Visible to Intel only — GUID: GUID-5A7586DE-560A-4C20-A14A-EEAA51A5D7FD
Visible to Intel only — GUID: GUID-5A7586DE-560A-4C20-A14A-EEAA51A5D7FD
Error Message: Bad Termination
NOTE: The values in the tables below may not reflect the exact node or MPI process where a failure can occur.
Case 1
Error Message
=================================================================================== = BAD TERMINATION OF ONE OF YOUR APPLICATION PROCESSES = RANK 1 PID 27494 RUNNING AT node1 = KILLED BY SIGNAL: 11 (Segmentation fault) ===================================================================================
or:
=================================================================================== = BAD TERMINATION OF ONE OF YOUR APPLICATION PROCESSES = RANK 1 PID 27494 RUNNING AT node1 = KILLED BY SIGNAL: 8 (Floating point exception) ===================================================================================
Cause
One of MPI processes is terminated by a signal (for example, Segmentation fault or Floating point exception) on the node01.
Solution
Find the reason of the MPI process termination.
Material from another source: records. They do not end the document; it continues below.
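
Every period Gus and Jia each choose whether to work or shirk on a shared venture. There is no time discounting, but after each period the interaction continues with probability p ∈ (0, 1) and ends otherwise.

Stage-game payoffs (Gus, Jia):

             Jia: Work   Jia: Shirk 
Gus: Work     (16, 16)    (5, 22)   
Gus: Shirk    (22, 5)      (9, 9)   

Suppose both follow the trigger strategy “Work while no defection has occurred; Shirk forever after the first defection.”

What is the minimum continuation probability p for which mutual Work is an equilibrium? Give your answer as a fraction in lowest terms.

6/13

Expected cooperation value is 16 + p·16 + p²·16 + … = 16/(1−p); deviation gives 22 + p·9/(1−p).
16 ≥ 22(1−p) + 9p ⇒ 13p ≥ 6 ⇒ p ≥ 6/13.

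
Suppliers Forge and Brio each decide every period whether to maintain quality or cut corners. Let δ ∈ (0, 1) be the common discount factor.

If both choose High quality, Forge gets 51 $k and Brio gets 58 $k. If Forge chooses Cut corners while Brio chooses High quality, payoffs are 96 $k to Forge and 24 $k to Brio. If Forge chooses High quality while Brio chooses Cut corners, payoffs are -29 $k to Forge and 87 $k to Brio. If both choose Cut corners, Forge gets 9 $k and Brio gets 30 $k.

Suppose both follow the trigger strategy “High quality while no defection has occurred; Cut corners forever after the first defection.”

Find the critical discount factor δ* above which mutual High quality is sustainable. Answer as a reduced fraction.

For Forge: deviation gain 96−51 = 45, per-period punishment loss 51−9 = 42. IC gives δ ≥ 45/87 = 15/29.
For Brio: gain 29, loss 28 per period, so δ ≥ 29/57.
The tighter constraint is Forge's, so cooperation needs δ ≥ 15/29.

15/29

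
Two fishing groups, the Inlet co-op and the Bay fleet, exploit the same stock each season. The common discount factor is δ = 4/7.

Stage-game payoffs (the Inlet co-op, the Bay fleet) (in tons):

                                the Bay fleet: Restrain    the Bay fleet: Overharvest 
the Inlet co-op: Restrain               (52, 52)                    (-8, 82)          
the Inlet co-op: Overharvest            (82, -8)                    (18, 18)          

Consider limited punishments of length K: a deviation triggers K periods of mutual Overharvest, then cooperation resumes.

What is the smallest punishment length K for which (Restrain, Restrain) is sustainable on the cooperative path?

IC: δ(1−δ^K)/(1−δ) ≥ (82−52)/(52−18) = 15/17.
With δ = 4/7: need 1 − δ^K ≥ 15/17·(1−4/7)/(4/7), i.e. δ^K ≤ 0.3382.
Since (4/7)^1 = 0.5714 and (4/7)^2 = 0.3265, the smallest such K is 2.

2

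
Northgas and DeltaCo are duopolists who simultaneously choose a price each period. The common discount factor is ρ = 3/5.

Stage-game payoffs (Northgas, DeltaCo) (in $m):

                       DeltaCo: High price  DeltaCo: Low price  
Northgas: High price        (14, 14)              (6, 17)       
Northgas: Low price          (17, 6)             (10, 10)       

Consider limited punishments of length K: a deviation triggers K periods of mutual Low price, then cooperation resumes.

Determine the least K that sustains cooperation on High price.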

It can be the out-of-memory issue in case of Segmentation fault or division by zero in case of Floating point exception.
Case 2
Error Message
================================================================================ = BAD TERMINATION OF ONE OF YOUR APPLICATION PROCESSES = RANK 1 PID 20066 RUNNING AT node01 = KILLED BY SIGNAL: 9 (Killed) ================================================================================
Cause
One of MPI processes is terminated by a signal (for example, SIGTERM or SIGKILL) on the node01 due to:
- the host reboot;
- an unexpected signal received;
- out-of-memory manager (OOM) errors;
- killing by the process manager (if another process was terminated before the current process);
- job termination by the Job Scheduler (PBS Pro*, SLURM*) in case of resources limitation (for example, walltime or cputime limitation).
Solution
- Check the system log files.
- Try to find the reason of the MPI process termination and fix the issue.